BREXIT WOULD REDUCE LIKELIHOOD NEXT MOVE IN BOE RATES WOULD BE UP:
Question: is next interest rate move likely to be up regardless of whether Britain leaves EU?
”Well no, on balance it (Brexit) would reduce that probability.
“In this case, because the exchange rate may do a lot of the work and maybe too much of the work and because there’s potentially a supply shock, and that would put upward pressure on inflation, both of those aspects would mitigate against stimulus -- would reduce the likelihood of stimulus or the degree of stimulus that would be appropriate.”
STERLING LIKELY TO FALL BY MORE THAN 5 PCT IN EVENT OF BREXIT VOTE:
”What (the BoE) analysis suggests ... was that close to 5 percentage points of the decline we’ve seen in sterling since November was attributable not to the fact of exit, but to the possibility of leaving the EU.
“That risk (of Brexit) is not 100 percent at the moment. Roughly speaking, this (depreciation) might have been caused by, say, an assessed probability in the market of around 30 percent. So if it were to go from 30 to 100 - which is what happens in the event of a Leave vote - one might infer you’d get more than another 5 percent (depreciation).”
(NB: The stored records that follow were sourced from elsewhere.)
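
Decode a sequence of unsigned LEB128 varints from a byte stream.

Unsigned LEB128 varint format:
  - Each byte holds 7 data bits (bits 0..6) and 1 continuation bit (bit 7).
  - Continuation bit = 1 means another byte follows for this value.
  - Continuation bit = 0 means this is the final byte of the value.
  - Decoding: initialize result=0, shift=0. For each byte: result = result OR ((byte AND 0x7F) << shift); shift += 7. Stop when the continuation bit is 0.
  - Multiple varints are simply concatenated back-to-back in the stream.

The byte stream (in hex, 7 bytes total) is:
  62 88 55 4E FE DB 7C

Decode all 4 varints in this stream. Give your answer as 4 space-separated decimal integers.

Answer: 98 10888 78 2043390

Derivation:
  byte[0]=0x62 cont=0 payload=0x62=98: acc |= 98<<0 -> acc=98 shift=7 [end]
Varint 1: bytes[0:1] = 62 -> value 98 (1 byte(s))
  byte[1]=0x88 cont=1 payload=0x08=8: acc |= 8<<0 -> acc=8 shift=7
  byte[2]=0x55 cont=0 payload=0x55=85: acc |= 85<<7 -> acc=10888 shift=14 [end]
Varint 2: bytes[1:3] = 88 55 -> value 10888 (2 byte(s))
  byte[3]=0x4E cont=0 payload=0x4E=78: acc |= 78<<0 -> acc=78 shift=7 [end]
Varint 3: bytes[3:4] = 4E -> value 78 (1 byte(s))
  byte[4]=0xFE cont=1 payload=0x7E=126: acc |= 126<<0 -> acc=126 shift=7
  byte[5]=0xDB cont=1 payload=0x5B=91: acc |= 91<<7 -> acc=11774 shift=14
  byte[6]=0x7C cont=0 payload=0x7C=124: acc |= 124<<14 -> acc=2043390 shift=21 [end]
Varint 4: bytes[4:7] = FE DB 7C -> value 2043390 (3 byte(s))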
“I don’t want to give a running commentary on every report that analyses what may or may not happen to the economy. I think the MPC speaks in its own voice on this and we have discussed this in the minutes, we have discussed this in the inflation report and I agree with that analysis that we have put out, which is that it is likely that there will be a material slowing in growth and it is likely that inflation will rise and that the exchange rate will fall.”